Dairy Godfather

Posted on Feb 1, 2010 :: Small Business Spotlight
Sharon Verbeten
Posted by , Insight on Business Staff Writer

Tom Wall, Dairy Interactive

The irony of Tom Wall’s business isn’t lost on him. Before he started research for his business Dairy Interactive, the Brown County native had never milked a cow.

Today, however, his license plate reads “MOR M1LK” and his one-year-old incubator company in Denmark markets an animated interactive software program to teach milking routines to dairy farmers and their staff. Wall came up with the idea in much the same way many businesses are launched: he identified a need.

After graduating from the University of St. Thomas in Minnesota with a marketing degree and Spanish minor, Wall asked himself, “Now what?”

A close friend and former business partner had some dairy background, and they realized that traditionally, many farmers hire non-English speaking workers. That can lead to a communication barrier, especially in conveying milking procedures.

“It’s got to be consistent – the challenge was so great,” Wall said. “What’s the biggest challenge? Managing their teams. There was no one else doing it.”

Dairy Interactive grew organically from Wall’s nine-year-old business, Language Links, in which he conducts employee management consulting and worker training, specializing in the dairy industry.

Interestingly, Wall’s initial lack of dairy expertise turned out to be one of his biggest assets.

“At first, I thought this was a big liability,” he admits. “But I was approaching it just like the worker was.”

Now Wall conducts trials of his “minimal text, maximum visual” program, created in conjunction with Fresh Paint Digital in Green Bay, to agriculture trade shows and dairies in the Midwest. Two corporate sponsors – Ecolab of the Twin Cities and Chem-Star of Spring Green, Wis. – are helping support Wall’s venture as part of a multi-year deal.

But selling the program hasn’t exactly been a walk in a pasture, Wall admits. “We found a little stumbling block.”

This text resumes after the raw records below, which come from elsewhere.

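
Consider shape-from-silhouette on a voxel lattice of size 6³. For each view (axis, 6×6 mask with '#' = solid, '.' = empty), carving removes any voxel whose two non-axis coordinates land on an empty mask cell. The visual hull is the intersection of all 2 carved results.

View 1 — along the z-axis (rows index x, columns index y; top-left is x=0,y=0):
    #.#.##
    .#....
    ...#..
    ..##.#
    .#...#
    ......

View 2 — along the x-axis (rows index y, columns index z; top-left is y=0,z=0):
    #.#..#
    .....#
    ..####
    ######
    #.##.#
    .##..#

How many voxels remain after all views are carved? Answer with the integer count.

38 voxels

before carving: 216 voxels (6×6×6)
carve view 1 (along z, XY-mask fill 11/36): 66 voxels remain
carve view 2 (along x, YZ-mask fill 21/36): 38 voxels remain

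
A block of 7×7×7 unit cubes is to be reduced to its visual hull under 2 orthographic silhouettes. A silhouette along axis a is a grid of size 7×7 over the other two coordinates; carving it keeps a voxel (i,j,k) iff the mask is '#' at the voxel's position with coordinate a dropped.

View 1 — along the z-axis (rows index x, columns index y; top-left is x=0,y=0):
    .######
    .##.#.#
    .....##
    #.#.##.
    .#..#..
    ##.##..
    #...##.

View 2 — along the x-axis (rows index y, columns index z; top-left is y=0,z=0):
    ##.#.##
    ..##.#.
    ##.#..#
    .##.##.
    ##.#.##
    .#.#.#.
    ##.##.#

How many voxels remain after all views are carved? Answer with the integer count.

initial block: 7^3 = 343
V1 z: intersect with XY mask (25 set) -- 175 left
V2 x: intersect with YZ mask (29 set) -- 104 left

|visual hull| = 104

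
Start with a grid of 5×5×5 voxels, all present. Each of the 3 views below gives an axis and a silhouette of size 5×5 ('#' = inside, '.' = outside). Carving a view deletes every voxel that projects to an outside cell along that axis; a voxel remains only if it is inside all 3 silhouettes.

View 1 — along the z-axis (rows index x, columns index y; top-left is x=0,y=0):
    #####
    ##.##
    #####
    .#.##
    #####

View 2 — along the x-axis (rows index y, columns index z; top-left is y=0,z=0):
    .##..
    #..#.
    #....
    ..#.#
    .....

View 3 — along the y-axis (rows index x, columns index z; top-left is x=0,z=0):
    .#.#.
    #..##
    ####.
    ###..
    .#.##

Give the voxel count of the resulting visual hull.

16 voxels

before carving: 125 voxels (5×5×5)
step 1: project along z, AND mask (22/25) → |grid| = 110
step 2: project along x, AND mask (7/25) → |grid| = 31
step 3: project along y, AND mask (15/25) → |grid| = 16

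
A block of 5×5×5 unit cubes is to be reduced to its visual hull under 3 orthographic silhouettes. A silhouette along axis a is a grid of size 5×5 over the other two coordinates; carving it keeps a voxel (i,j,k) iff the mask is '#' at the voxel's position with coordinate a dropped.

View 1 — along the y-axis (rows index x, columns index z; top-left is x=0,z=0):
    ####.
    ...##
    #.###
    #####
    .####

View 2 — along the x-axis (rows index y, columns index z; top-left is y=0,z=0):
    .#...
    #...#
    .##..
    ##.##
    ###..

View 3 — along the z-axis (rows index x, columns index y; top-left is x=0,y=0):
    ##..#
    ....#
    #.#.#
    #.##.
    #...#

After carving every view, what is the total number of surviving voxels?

start: 5×5×5 = 125 voxels
step 1: project along y, AND mask (19/25) → |grid| = 95
step 2: project along x, AND mask (12/25) → |grid| = 42
step 3: project along z, AND mask (12/25) → |grid| = 18

|visual hull| = 18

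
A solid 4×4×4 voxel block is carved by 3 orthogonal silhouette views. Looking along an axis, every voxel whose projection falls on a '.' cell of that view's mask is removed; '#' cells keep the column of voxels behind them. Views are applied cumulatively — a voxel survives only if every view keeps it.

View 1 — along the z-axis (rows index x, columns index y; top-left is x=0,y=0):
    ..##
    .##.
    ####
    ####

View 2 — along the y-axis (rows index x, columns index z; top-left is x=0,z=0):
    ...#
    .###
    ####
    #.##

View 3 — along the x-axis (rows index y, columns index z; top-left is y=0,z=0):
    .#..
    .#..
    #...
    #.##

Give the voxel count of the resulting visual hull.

full grid |V| = 64
after view 1 [z-axis, 12 of 16 cells solid] → remaining = 48
after view 2 [y-axis, 11 of 16 cells solid] → remaining = 36
after view 3 [x-axis, 6 of 16 cells solid] → remaining = 12

12 voxels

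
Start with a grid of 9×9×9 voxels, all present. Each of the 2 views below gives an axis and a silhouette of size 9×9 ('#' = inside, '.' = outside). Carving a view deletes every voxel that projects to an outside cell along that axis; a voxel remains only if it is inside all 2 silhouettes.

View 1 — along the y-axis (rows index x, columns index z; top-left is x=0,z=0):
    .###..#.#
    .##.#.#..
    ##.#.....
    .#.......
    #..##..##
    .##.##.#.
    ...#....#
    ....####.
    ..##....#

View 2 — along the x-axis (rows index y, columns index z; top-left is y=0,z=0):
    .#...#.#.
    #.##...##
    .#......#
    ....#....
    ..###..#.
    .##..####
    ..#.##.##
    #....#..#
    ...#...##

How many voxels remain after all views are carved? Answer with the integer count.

full grid |V| = 729
carve view 1 (along y, XZ-mask fill 32/81): 288 voxels remain
carve view 2 (along x, YZ-mask fill 32/81): 115 voxels remain

|visual hull| = 115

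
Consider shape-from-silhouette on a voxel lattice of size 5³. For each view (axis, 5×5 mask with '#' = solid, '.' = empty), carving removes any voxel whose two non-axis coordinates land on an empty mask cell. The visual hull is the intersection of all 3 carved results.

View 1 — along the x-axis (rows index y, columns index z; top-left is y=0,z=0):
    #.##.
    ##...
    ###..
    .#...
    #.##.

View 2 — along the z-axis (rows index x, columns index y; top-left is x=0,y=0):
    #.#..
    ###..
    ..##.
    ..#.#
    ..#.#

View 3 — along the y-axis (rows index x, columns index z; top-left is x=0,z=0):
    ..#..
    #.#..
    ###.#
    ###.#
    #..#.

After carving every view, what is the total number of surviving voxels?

remaining voxels: 19

initial block: 5^3 = 125
  1. axis=0 (YZ plane), |mask|=12  ⇒  voxels=60
  2. axis=2 (XY plane), |mask|=11  ⇒  voxels=30
  3. axis=1 (XZ plane), |mask|=13  ⇒  voxels=19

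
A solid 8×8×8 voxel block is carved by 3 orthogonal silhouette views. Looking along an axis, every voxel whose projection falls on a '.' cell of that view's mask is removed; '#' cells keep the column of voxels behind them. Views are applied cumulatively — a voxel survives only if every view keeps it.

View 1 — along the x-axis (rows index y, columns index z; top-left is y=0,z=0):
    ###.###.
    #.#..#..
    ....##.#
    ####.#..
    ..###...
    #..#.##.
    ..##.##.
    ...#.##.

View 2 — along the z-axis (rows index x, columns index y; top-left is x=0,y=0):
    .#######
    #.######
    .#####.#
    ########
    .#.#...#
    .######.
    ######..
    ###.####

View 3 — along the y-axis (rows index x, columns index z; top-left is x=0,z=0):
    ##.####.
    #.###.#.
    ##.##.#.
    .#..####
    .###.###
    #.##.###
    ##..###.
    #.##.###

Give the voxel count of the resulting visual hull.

|visual hull| = 134

start: 8×8×8 = 512 voxels
  1. axis=0 (YZ plane), |mask|=31  ⇒  voxels=248
  2. axis=2 (XY plane), |mask|=50  ⇒  voxels=188
  3. axis=1 (XZ plane), |mask|=44  ⇒  voxels=134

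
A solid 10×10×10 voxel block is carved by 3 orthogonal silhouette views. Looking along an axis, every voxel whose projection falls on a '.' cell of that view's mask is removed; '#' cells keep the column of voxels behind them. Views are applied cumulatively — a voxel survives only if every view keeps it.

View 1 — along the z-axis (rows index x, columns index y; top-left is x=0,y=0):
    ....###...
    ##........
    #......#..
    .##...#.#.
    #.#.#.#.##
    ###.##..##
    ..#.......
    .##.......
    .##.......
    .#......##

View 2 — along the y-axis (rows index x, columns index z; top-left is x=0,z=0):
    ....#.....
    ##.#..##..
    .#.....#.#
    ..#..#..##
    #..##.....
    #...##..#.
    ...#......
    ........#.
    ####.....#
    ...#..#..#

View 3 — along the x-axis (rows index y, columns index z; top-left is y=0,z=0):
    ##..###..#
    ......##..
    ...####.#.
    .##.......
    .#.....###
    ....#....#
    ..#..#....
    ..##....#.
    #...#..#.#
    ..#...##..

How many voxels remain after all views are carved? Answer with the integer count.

remaining voxels: 35

start: 10×10×10 = 1000 voxels
step 1: project along z, AND mask (32/100) → |grid| = 320
step 2: project along y, AND mask (30/100) → |grid| = 103
step 3: project along x, AND mask (33/100) → |grid| = 35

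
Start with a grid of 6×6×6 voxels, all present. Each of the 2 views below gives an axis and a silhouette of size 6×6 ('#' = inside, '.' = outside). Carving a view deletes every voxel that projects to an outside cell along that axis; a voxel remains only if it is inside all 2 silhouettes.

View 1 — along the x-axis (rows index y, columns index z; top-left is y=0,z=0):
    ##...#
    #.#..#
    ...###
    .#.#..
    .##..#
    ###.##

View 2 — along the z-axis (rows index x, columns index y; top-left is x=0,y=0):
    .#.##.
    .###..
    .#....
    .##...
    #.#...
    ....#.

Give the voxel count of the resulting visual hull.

initial block: 6^3 = 216
[1] x-view keeps 19 columns → grid now 114
[2] z-view keeps 12 columns → grid now 34

|visual hull| = 34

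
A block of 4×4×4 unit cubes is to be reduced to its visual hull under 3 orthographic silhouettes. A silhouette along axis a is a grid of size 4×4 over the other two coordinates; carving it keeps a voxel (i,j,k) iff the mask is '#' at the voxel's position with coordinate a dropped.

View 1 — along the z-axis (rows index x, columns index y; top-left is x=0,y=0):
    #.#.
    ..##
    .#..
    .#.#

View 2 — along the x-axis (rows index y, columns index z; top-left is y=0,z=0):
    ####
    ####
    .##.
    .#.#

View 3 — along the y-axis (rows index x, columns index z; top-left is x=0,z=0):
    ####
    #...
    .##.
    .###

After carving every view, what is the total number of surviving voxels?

start: 4×4×4 = 64 voxels
[1] z-view keeps 7 columns → grid now 28
[2] x-view keeps 12 columns → grid now 20
[3] y-view keeps 10 columns → grid now 13

13 voxels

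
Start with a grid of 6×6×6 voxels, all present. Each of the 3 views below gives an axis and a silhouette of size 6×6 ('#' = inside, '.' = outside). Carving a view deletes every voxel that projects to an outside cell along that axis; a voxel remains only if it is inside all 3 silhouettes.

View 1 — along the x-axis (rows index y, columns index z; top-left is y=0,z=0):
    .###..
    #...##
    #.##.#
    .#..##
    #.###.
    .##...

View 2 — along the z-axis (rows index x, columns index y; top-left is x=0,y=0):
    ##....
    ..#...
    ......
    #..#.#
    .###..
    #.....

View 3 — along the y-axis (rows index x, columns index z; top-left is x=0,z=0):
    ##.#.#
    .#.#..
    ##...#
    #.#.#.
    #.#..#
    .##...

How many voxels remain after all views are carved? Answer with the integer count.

initial block: 6^3 = 216
step 1: project along x, AND mask (19/36) → |grid| = 114
step 2: project along z, AND mask (10/36) → |grid| = 31
step 3: project along y, AND mask (17/36) → |grid| = 16

voxel count = 16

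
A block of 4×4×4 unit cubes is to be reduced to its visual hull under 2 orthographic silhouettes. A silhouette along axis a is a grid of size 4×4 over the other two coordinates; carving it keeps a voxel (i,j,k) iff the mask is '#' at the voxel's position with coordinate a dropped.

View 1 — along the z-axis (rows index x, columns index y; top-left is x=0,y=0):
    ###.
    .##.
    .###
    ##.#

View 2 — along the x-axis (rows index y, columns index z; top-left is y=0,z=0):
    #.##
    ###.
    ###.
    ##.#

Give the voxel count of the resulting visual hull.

full grid |V| = 64
  1. axis=2 (XY plane), |mask|=11  ⇒  voxels=44
  2. axis=0 (YZ plane), |mask|=12  ⇒  voxels=33

remaining voxels: 33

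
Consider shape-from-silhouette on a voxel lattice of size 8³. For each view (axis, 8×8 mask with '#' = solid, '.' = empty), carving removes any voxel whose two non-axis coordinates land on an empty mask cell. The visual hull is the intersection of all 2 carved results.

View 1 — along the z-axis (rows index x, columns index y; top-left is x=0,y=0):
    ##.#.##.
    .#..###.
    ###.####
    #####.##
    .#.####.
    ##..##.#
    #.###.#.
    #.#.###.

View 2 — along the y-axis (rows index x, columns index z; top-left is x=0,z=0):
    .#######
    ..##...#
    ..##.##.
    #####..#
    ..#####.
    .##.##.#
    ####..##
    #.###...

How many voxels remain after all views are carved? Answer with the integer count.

initial block: 8^3 = 512
[1] z-view keeps 43 columns → grid now 344
[2] y-view keeps 40 columns → grid now 217

remaining voxels: 217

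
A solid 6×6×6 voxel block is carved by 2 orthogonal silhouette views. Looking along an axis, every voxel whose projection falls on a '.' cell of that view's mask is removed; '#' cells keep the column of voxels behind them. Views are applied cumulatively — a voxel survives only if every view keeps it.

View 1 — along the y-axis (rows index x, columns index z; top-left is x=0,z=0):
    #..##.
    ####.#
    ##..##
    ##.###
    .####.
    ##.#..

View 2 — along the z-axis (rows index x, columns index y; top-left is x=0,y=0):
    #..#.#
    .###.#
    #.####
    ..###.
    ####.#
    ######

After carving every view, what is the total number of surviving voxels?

remaining voxels: 102

before carving: 216 voxels (6×6×6)
[1] y-view keeps 24 columns → grid now 144
[2] z-view keeps 26 columns → grid now 102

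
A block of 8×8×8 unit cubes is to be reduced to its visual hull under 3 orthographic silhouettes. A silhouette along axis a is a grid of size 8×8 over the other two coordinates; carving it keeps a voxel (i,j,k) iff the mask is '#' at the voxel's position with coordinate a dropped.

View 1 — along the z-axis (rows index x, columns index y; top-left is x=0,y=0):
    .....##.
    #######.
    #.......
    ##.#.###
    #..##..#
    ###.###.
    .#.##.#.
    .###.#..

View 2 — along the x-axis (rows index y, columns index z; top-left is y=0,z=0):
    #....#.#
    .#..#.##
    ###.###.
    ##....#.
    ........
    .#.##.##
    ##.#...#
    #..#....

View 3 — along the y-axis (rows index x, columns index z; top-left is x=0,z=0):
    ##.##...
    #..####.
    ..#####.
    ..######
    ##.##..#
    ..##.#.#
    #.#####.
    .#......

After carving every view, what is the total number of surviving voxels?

full grid |V| = 512
carve view 1 (along z, XY-mask fill 34/64): 272 voxels remain
carve view 2 (along x, YZ-mask fill 27/64): 117 voxels remain
carve view 3 (along y, XZ-mask fill 36/64): 60 voxels remain

|visual hull| = 60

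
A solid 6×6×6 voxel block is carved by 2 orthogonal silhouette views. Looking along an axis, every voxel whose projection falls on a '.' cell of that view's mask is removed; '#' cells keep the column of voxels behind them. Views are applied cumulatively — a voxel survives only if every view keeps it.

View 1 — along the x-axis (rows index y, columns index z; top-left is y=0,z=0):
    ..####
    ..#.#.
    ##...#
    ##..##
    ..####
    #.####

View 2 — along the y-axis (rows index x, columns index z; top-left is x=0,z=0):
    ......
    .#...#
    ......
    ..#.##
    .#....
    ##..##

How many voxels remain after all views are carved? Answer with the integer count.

voxel count = 38

start: 6×6×6 = 216 voxels
[1] x-view keeps 22 columns → grid now 132
[2] y-view keeps 10 columns → grid now 38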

Dairy Interactive initially marketed the product as a download available on its website. But Wall found that his audience wasn’t comfortable with that method. “Spending close to $2,000 on a credit card online is not something they’re used to,” he says.

Now Wall offers the product through a more traditional sales method, offering manual registration and delivering the product on a CD. “It’s something they can tangibly hold,” he says, adding that sales have jumped after implementing that change.

Wall is targeting farms with up to 1,500 head of cattle. He hopes dairy farmers will see the benefits in what he calls “shortening the rookie window” by getting workers in front of the software to streamline and standardize the milking process.

“I was skeptical of training with Dairy Interactive at first,” admits Brian Staudinger of Blue Royal Dairy in Manitowoc and Reedsville. “But … getting the point across about consistent udder prep is a lot easier when our milkers can visualize our routine.”